The questioner asked whether the panel, including advocate Paul Beckett and Professor Peter Edge, thought it was right to the UK Parliament to consider the move, especially given that the UK itself does not have a workable public register of beneficial ownership.
Prof de Than said that she has in the past asked ’senior Channel Islands politicians’ who agreed with her that if the UK tried to legislate for the Crown Dependencies that ’it would be an act of war’.
She has written widely on the subject of the Crown Dependencies and the potential for direct rule, stating in an article for the University of London that the UK ’has no direct control over tax laws in the Crown Dependencies’ and that imposing direct rule is ’not constitutionally possible’.
She told Monday’s PAG meeting that the UK has ’failed to recognise’ that the Crown Dependencies often have many of the laws in place already.

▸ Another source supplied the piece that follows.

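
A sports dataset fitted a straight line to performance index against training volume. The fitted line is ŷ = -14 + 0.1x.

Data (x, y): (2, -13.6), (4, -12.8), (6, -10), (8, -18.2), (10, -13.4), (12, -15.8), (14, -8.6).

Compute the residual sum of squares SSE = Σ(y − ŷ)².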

Despite this, Mitchell and Hodge have twice attempted to force the Crown Dependencies into an open registry by seeking to attach amendments to bills required to pass before Brexit is completed.
However, in both circumstances the amendment or the bill itself was pulled.
Chief Minister Howard Quayle has previously said the Isle of Man may be left with ’no alternative but to challenge the legislative provisions before the courts’.
Earlier Mr Beckett had given details of the island’s constitutional relationship with the UK, which the UK set out to the UN in 2014.
He said: ’The Isle of Man is a self-governing dependency of the British Crown with its own directly-elected legislature, administrative, fiscal and legal systems and its own courts of law.
’The sovereign, in her role as Lord of Mann, is the island’s head of state and the Lieutenant Governor is Her Majesty’s personal representative in the Isle of Man.
’The Isle of Man is not, and never has been, a part of the UK but the UK Government, on behalf of the Crown, is responsible for the island’s defence, international relations and good government.’
The two MPs attempted in March to justify their actions by framing it in terms of the UK’s responsibility for the island’s ’good government’.
Prof Edge criticised the argument put forward by Hodge and Mitchell, calling it a ’late attempt to justify what they thought was appropriate’.
And added that if the laws the MPs were trying to implement are good laws they should be implemented by Tynwald in the Isle of Man and not by Westminster.